A WANDER down Honour Avenue at Yeronga Memorial Park is redolent of strolling a film-set boulevard, where tall trees create a curtain either side of a gently curving path.
If a horse and carriage was to trot by carrying a Jane Austen-type character, you probably wouldn’t be too surprised.
There is an air of times past about this place, not surprising because it has its fair share of quirky constructions.
At the end of Honour Avenue, brick columns support decorative iron gates and to the side, a domed memorial shrine has a small flaming sandstone urn on top. (There was originally an angel but it was smashed by vandals in 1940).
Although it’s only 8km south of the CBD, the great green common that is Yeronga Memorial Park off busy Ipswich Rd, is one of the oldest parks in Brisbane.
Long before it was earmarked as a recreation reserve though, it was heavily timbered and the home of the Coorparoo or Yerongpan clans of the Jagera tribe inhabited by the Aboriginal people who called it Yerongpa, a sandy place.
Established in 1882, it came into its own after World War I when it was declared a memorial park and became the centre of a flurry of attention.
Over the years, it had been whittled down from its original 419,900sq m to 224,600sq m. Bits were shaved off for railway lines (more than half), schools, kindergarten, fire station and other public facilities.
Had World War I not come along in 1914, there would have been a zoo and possibly the Exhibition grounds and a university campus.
Instead, after the war from 1917-1921, there was a concerted effort to make the park a fitting memorial by the good people of Stephens Shire (Brisbane City wasn’t formed until 1924) as one in six of those who had enlisted from the shire didn’t make it home.
In three plantings from 1917-19, 96 alternating weeping figs and flame trees were planted to form Honour Avenue.
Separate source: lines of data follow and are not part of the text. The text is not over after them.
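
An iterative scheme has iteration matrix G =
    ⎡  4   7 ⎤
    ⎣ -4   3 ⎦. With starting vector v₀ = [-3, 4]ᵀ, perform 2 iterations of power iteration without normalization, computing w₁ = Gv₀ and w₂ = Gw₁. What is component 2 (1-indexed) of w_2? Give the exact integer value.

8

w1 = Gv₀ = (4·(-3) + 7·4; (-4)·(-3) + 3·4) = (16, 24)
w2 = Gw1 = (4·16 + 7·24; (-4)·16 + 3·24) = (232, 8)
The requested component of w2 is 8.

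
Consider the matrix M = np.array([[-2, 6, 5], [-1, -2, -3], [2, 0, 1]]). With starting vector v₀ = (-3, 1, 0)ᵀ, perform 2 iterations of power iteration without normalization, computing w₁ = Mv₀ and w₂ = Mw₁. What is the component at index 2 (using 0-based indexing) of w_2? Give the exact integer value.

w1 = Mv₀ = (12, 1, -6)
w2 = Mw1 = (-48, 4, 18)
The requested component of w2 is 18.

18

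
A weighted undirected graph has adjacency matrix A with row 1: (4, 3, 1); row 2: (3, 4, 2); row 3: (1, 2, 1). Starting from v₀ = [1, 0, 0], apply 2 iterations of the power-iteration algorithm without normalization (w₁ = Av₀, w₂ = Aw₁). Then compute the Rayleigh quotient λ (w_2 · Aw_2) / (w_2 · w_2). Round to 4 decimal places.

w1 = Av₀ = (4, 3, 1)
w2 = Aw1 = (26, 26, 11)
Aw2 = (193, 204, 89)
w2·Aw2 = 26·193 + 26·204 + 11·89 = 11301; w2·w2 = 26·26 + 26·26 + 11·11 = 1473
λ ≈ 11301/1473 = 7.6721

λ ≈ 7.6721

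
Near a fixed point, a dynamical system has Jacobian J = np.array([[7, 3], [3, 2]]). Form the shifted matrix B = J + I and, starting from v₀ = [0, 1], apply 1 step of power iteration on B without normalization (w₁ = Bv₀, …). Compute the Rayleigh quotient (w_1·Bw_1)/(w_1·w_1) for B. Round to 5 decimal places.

8.50000

B = J + I has rows (8, 3); (3, 3)
w1 = Bv₀ = (8·0 + 3·1; 3·0 + 3·1) = (3, 3)
Bw1 = (33, 18)
w1·Bw1 = 153; w1·w1 = 18; μ ≈ 153/18 = 8.50000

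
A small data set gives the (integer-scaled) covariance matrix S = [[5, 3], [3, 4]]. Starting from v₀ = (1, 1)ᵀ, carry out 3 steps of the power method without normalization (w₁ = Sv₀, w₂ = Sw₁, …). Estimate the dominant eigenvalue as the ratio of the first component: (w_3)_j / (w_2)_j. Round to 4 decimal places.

w1 = Sv₀ = (8, 7)
w2 = Sw1 = (61, 52)
w3 = Sw2 = (461, 391)
Ratio at component: 461 / 61 = 7.5574

7.5574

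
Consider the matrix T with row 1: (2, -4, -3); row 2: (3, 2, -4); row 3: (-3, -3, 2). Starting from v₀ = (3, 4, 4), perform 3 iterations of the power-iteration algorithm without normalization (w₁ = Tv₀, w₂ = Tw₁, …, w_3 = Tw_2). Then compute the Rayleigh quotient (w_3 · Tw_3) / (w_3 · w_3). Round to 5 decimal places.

w1 = Tv₀ = (2·3 + (-4)·4 + (-3)·4; 3·3 + 2·4 + (-4)·4; (-3)·3 + (-3)·4 + 2·4) = (-22, 1, -13)
w2 = Tw1 = (2·(-22) + (-4)·1 + (-3)·(-13); 3·(-22) + 2·1 + (-4)·(-13); (-3)·(-22) + (-3)·1 + 2·(-13)) = (-9, -12, 37)
w3 = Tw2 = (-81, -199, 137)
Tw3 = (223, -1189, 1114)
w3·Tw3 = (-81)·223 + (-199)·(-1189) + 137·1114 = 371166; w3·w3 = (-81)·(-81) + (-199)·(-199) + 137·137 = 64931
λ ≈ 371166/64931 = 5.71631

5.71631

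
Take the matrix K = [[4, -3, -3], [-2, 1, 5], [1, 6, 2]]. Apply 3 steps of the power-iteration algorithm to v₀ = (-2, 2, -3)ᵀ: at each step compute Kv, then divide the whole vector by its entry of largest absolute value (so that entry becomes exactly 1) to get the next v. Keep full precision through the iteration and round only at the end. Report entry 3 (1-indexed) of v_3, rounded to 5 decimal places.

Kv0 = (-5.000000, -9.000000, 4.000000); divide by -9.000000 → v1 = (0.555556, 1.000000, -0.444444)
Kv1 = (0.555556, -2.333333, 5.666667); divide by 5.666667 → v2 = (0.098039, -0.411765, 1.000000)
Kv2 = (-1.372549, 4.392157, -0.372549); divide by 4.392157 → v3 = (-0.312500, 1.000000, -0.084821)
Requested entry of v3: 19/-224 = -0.08482

-0.08482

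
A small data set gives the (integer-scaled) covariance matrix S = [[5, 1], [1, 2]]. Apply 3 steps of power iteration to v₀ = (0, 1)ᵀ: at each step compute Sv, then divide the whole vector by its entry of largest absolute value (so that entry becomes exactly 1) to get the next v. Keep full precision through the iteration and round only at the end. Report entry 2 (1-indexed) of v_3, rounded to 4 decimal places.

0.4250

Sv0 = (1.00000, 2.00000); divide by 2.00000 → v1 = (0.50000, 1.00000)
Sv1 = (3.50000, 2.50000); divide by 3.50000 → v2 = (1.00000, 0.71429)
Sv2 = (5.71429, 2.42857); divide by 5.71429 → v3 = (1.00000, 0.42500)
Requested entry of v3: 17/40 = 0.4250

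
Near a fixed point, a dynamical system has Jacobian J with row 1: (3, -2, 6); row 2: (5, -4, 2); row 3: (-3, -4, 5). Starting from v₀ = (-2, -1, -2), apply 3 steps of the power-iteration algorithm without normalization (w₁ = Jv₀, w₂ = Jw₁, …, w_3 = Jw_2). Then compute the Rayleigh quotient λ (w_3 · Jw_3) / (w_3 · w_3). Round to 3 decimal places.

λ ≈ 5.282

w1 = Jv₀ = (3·(-2) + (-2)·(-1) + 6·(-2); 5·(-2) + (-4)·(-1) + 2·(-2); (-3)·(-2) + (-4)·(-1) + 5·(-2)) = (-16, -10, 0)
w2 = Jw1 = (3·(-16) + (-2)·(-10) + 6·0; 5·(-16) + (-4)·(-10) + 2·0; (-3)·(-16) + (-4)·(-10) + 5·0) = (-28, -40, 88)
w3 = Jw2 = (524, 196, 684)
Jw3 = (5284, 3204, 1064)
w3·Jw3 = 524·5284 + 196·3204 + 684·1064 = 4124576; w3·w3 = 524·524 + 196·196 + 684·684 = 780848
λ ≈ 4124576/780848 = 5.282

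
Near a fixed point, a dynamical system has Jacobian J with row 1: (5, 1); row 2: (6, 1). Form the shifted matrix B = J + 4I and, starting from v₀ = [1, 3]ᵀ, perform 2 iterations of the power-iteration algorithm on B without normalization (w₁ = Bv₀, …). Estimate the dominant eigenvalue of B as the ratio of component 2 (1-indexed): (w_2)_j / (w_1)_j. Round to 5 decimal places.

B = J + 4I has rows (9, 1); (6, 5)
w1 = Bv₀ = (9·1 + 1·3; 6·1 + 5·3) = (12, 21)
w2 = Bw1 = (9·12 + 1·21; 6·12 + 5·21) = (129, 177)
Ratio: 177/21 = 8.42857

μ ≈ 8.42857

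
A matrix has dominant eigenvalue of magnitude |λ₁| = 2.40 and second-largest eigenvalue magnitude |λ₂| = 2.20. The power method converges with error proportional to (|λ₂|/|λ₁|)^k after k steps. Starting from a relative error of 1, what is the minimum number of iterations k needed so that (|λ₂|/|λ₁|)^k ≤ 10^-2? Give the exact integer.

|λ₂/λ₁| = 2.20/2.40 = 0.91667
Need k ≥ ln(10^-2) / ln(0.91667) = -4.6052 / -0.0870 ≈ 52.926
Smallest integer k satisfying the bound: 53

53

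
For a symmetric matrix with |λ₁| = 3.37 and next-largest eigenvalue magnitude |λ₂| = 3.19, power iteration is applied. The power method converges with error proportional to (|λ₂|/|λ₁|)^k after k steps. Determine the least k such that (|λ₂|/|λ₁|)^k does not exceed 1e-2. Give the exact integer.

84

|λ₂/λ₁| = 3.19/3.37 = 0.94659
Need k ≥ ln(1e-2) / ln(0.94659) = -4.6052 / -0.0549 ≈ 83.895
Smallest integer k satisfying the bound: 84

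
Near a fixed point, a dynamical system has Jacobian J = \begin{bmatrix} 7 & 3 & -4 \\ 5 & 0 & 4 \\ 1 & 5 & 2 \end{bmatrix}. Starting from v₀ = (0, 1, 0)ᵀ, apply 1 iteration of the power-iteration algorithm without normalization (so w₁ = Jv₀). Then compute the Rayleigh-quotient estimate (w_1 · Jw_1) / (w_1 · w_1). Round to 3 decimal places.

2.000

w1 = Jv₀ = (7·0 + 3·1 + (-4)·0; 5·0 + 0·1 + 4·0; 1·0 + 5·1 + 2·0) = (3, 0, 5)
Jw1 = (1, 35, 13)
w1·Jw1 = 3·1 + 0·35 + 5·13 = 68; w1·w1 = 3·3 + 0·0 + 5·5 = 34
λ ≈ 68/34 = 2.000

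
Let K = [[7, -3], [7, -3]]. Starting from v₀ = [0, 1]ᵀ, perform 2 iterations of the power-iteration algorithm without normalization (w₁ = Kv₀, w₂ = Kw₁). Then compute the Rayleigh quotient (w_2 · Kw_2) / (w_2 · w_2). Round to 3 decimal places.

w1 = Kv₀ = (7·0 + (-3)·1; 7·0 + (-3)·1) = (-3, -3)
w2 = Kw1 = (7·(-3) + (-3)·(-3); 7·(-3) + (-3)·(-3)) = (-12, -12)
Kw2 = (-48, -48)
w2·Kw2 = (-12)·(-48) + (-12)·(-48) = 1152; w2·w2 = (-12)·(-12) + (-12)·(-12) = 288
λ ≈ 1152/288 = 4.000

4.000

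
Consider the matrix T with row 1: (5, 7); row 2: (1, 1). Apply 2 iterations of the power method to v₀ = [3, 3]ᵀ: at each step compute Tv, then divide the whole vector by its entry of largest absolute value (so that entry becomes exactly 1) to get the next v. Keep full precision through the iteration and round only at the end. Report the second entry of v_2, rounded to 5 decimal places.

0.18919

Tv0 = (36.000000, 6.000000); divide by 36.000000 → v1 = (1.000000, 0.166667)
Tv1 = (6.166667, 1.166667); divide by 6.166667 → v2 = (1.000000, 0.189189)
Requested entry of v2: 42/222 = 0.18919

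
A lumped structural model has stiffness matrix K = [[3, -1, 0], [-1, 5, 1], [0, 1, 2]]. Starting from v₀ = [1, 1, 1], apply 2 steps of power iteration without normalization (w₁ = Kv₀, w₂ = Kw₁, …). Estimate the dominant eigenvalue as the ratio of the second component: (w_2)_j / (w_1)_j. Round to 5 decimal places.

w1 = Kv₀ = (3·1 + (-1)·1 + 0·1; (-1)·1 + 5·1 + 1·1; 0·1 + 1·1 + 2·1) = (2, 5, 3)
w2 = Kw1 = (3·2 + (-1)·5 + 0·3; (-1)·2 + 5·5 + 1·3; 0·2 + 1·5 + 2·3) = (1, 26, 11)
Ratio at component: 26 / 5 = 5.20000

5.20000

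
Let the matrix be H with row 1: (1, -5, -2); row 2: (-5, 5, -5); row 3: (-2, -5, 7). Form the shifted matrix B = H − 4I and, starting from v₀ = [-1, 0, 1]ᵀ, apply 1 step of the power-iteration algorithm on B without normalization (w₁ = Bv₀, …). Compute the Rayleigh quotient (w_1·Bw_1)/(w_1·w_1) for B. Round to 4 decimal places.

B = H − 4I has rows (-3, -5, -2); (-5, 1, -5); (-2, -5, 3)
w1 = Bv₀ = ((-3)·(-1) + (-5)·0 + (-2)·1; (-5)·(-1) + 1·0 + (-5)·1; (-2)·(-1) + (-5)·0 + 3·1) = (1, 0, 5)
Bw1 = (-13, -30, 13)
w1·Bw1 = 52; w1·w1 = 26; μ ≈ 52/26 = 2.0000

2.0000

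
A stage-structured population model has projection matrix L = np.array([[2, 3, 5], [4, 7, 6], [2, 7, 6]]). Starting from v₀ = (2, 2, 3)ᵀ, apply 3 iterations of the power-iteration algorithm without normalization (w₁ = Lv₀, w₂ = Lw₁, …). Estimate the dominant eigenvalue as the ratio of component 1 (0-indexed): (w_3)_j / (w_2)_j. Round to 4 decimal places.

w1 = Lv₀ = (2·2 + 3·2 + 5·3; 4·2 + 7·2 + 6·3; 2·2 + 7·2 + 6·3) = (25, 40, 36)
w2 = Lw1 = (2·25 + 3·40 + 5·36; 4·25 + 7·40 + 6·36; 2·25 + 7·40 + 6·36) = (350, 596, 546)
w3 = Lw2 = (5218, 8848, 8148)
Ratio at component: 8848 / 596 = 14.8456

λ ≈ 14.8456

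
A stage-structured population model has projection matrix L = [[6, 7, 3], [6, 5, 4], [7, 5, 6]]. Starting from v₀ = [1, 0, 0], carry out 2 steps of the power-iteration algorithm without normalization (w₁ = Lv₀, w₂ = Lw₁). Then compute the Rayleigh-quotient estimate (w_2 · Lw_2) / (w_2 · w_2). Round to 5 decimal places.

16.16173

w1 = Lv₀ = (6·1 + 7·0 + 3·0; 6·1 + 5·0 + 4·0; 7·1 + 5·0 + 6·0) = (6, 6, 7)
w2 = Lw1 = (6·6 + 7·6 + 3·7; 6·6 + 5·6 + 4·7; 7·6 + 5·6 + 6·7) = (99, 94, 114)
Lw2 = (1594, 1520, 1847)
w2·Lw2 = 99·1594 + 94·1520 + 114·1847 = 511244; w2·w2 = 99·99 + 94·94 + 114·114 = 31633
λ ≈ 511244/31633 = 16.16173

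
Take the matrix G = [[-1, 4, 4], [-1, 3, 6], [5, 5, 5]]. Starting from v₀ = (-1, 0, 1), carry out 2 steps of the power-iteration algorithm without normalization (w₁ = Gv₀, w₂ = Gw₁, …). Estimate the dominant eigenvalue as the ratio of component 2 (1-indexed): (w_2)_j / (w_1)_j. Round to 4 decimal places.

w1 = Gv₀ = ((-1)·(-1) + 4·0 + 4·1; (-1)·(-1) + 3·0 + 6·1; 5·(-1) + 5·0 + 5·1) = (5, 7, 0)
w2 = Gw1 = ((-1)·5 + 4·7 + 4·0; (-1)·5 + 3·7 + 6·0; 5·5 + 5·7 + 5·0) = (23, 16, 60)
Ratio at component: 16 / 7 = 2.2857

λ ≈ 2.2857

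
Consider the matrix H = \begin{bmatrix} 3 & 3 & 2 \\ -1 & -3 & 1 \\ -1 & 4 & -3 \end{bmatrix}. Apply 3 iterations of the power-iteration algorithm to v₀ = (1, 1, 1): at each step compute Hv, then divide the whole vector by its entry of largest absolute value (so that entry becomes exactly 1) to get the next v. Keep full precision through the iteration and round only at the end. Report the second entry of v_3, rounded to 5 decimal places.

-0.77551

Hv0 = (8.000000, -3.000000, 0.000000); divide by 8.000000 → v1 = (1.000000, -0.375000, 0.000000)
Hv1 = (1.875000, 0.125000, -2.500000); divide by -2.500000 → v2 = (-0.750000, -0.050000, 1.000000)
Hv2 = (-0.400000, 1.900000, -2.450000); divide by -2.450000 → v3 = (0.163265, -0.775510, 1.000000)
Requested entry of v3: -38/49 = -0.77551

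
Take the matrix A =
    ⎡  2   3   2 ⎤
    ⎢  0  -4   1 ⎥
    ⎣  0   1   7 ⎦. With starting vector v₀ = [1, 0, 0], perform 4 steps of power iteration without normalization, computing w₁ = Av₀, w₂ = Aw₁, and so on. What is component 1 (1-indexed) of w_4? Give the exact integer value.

w1 = Av₀ = (2, 0, 0)
w2 = Aw1 = (4, 0, 0)
w3 = Aw2 = (8, 0, 0)
w4 = Aw3 = (16, 0, 0)
The requested component of w4 is 16.

16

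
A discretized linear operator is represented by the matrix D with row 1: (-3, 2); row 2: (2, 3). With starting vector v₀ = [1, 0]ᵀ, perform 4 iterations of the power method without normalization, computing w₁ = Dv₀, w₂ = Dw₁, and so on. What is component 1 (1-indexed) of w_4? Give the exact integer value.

w1 = Dv₀ = ((-3)·1 + 2·0; 2·1 + 3·0) = (-3, 2)
w2 = Dw1 = ((-3)·(-3) + 2·2; 2·(-3) + 3·2) = (13, 0)
w3 = Dw2 = (-39, 26)
w4 = Dw3 = (169, 0)
The requested component of w4 is 169.

169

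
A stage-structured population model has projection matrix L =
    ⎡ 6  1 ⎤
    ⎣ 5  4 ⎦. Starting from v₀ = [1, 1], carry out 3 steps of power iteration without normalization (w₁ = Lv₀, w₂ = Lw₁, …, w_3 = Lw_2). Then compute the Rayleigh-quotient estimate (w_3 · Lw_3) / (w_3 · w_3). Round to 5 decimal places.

λ ≈ 7.47504

w1 = Lv₀ = (7, 9)
w2 = Lw1 = (51, 71)
w3 = Lw2 = (377, 539)
Lw3 = (2801, 4041)
w3·Lw3 = 377·2801 + 539·4041 = 3234076; w3·w3 = 377·377 + 539·539 = 432650
λ ≈ 3234076/432650 = 7.47504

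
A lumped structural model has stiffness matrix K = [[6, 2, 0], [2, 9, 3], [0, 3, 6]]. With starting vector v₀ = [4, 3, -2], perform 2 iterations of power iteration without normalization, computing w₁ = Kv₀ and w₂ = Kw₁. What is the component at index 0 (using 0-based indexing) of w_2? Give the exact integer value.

238

w1 = Kv₀ = (6·4 + 2·3 + 0·(-2); 2·4 + 9·3 + 3·(-2); 0·4 + 3·3 + 6·(-2)) = (30, 29, -3)
w2 = Kw1 = (6·30 + 2·29 + 0·(-3); 2·30 + 9·29 + 3·(-3); 0·30 + 3·29 + 6·(-3)) = (238, 312, 69)
The requested component of w2 is 238.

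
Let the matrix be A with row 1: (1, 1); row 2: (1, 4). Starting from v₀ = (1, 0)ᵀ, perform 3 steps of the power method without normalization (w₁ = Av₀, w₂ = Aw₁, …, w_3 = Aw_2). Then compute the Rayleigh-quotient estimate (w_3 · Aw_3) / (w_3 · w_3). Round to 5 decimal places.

λ ≈ 4.30206

w1 = Av₀ = (1·1 + 1·0; 1·1 + 4·0) = (1, 1)
w2 = Aw1 = (1·1 + 1·1; 1·1 + 4·1) = (2, 5)
w3 = Aw2 = (7, 22)
Aw3 = (29, 95)
w3·Aw3 = 7·29 + 22·95 = 2293; w3·w3 = 7·7 + 22·22 = 533
λ ≈ 2293/533 = 4.30206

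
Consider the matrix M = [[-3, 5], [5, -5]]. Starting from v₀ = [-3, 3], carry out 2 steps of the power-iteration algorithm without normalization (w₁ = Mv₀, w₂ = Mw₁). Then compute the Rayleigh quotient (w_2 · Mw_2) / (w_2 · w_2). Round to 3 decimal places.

λ ≈ -9.099

w1 = Mv₀ = (24, -30)
w2 = Mw1 = (-222, 270)
Mw2 = (2016, -2460)
w2·Mw2 = (-222)·2016 + 270·(-2460) = -1111752; w2·w2 = (-222)·(-222) + 270·270 = 122184
λ ≈ -1111752/122184 = -9.099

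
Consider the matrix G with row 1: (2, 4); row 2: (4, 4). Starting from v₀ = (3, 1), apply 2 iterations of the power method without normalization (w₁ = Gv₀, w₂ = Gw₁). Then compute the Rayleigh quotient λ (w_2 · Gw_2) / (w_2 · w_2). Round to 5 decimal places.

7.12086

w1 = Gv₀ = (2·3 + 4·1; 4·3 + 4·1) = (10, 16)
w2 = Gw1 = (2·10 + 4·16; 4·10 + 4·16) = (84, 104)
Gw2 = (584, 752)
w2·Gw2 = 84·584 + 104·752 = 127264; w2·w2 = 84·84 + 104·104 = 17872
λ ≈ 127264/17872 = 7.12086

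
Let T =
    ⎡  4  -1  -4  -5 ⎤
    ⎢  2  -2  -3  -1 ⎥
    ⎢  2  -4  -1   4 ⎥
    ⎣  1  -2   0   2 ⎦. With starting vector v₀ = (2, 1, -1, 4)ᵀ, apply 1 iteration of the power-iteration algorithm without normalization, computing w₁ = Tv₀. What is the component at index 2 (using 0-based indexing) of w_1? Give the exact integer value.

w1 = Tv₀ = (4·2 + (-1)·1 + (-4)·(-1) + (-5)·4; 2·2 + (-2)·1 + (-3)·(-1) + (-1)·4; 2·2 + (-4)·1 + (-1)·(-1) + 4·4; 1·2 + (-2)·1 + 0·(-1) + 2·4) = (-9, 1, 17, 8)
The requested component of w1 is 17.

17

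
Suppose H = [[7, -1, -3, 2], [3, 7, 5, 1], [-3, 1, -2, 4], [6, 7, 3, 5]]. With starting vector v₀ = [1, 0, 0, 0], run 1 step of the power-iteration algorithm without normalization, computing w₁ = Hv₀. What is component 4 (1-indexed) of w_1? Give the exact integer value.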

Each tree had a metal shield bearing the name of a soldier who had died so it gave families a place to come to mourn husbands, sons and fathers, whose bodies lay in foreign fields.
Queen palms and Chinese fan palms were also planted in 1919, reportedly from seeds soldiers had brought back from Middle East and other tours of duty.
Unusually for the time, a plaque on the big memorial gates is dedicated to the women workers of the shire and was erected by local women.
Local people, who raised the money to build the domed cenotaph, also donated materials to build a bandstand which was officially opened in 1903.
Alas, it had disappeared by the 1960s but it’s easy to imagine it sitting there.
In the 1930s, a stone wall was built beside Ipswich Rd and during the Depression, work was created for the jobless by putting the curve into Honour Avenue so it led to the Ipswich Rd gates, rather than its original straight line to the cenotaph. Why the curve, other than providing work, remains a mystery.
After World War II, the trend was for public utilities rather than monuments, and the Yeronga Park Memorial Swimming Pool was added.
The American Legion more recently installed a memorial stone noting that US military units had set up a base in the park in 1942 and there are other memorials to other wars. Rosemary for remembrance is planted on Anzac Day each year.
Among the facilities for all sorts of recreational activities are a 1923 croquet club, a 1936 chequerboard, CWA (1952), grassed remains of original tennis courts, football field, basketball, swimming pool, cricket, Guides and Scouts and bridge club and there’s still plenty of room for parklands, playgrounds and picnic areas.
Thankfully, Yeronga Memorial Park was heritage-listed in 2005 as it delivers a sense of yesteryear.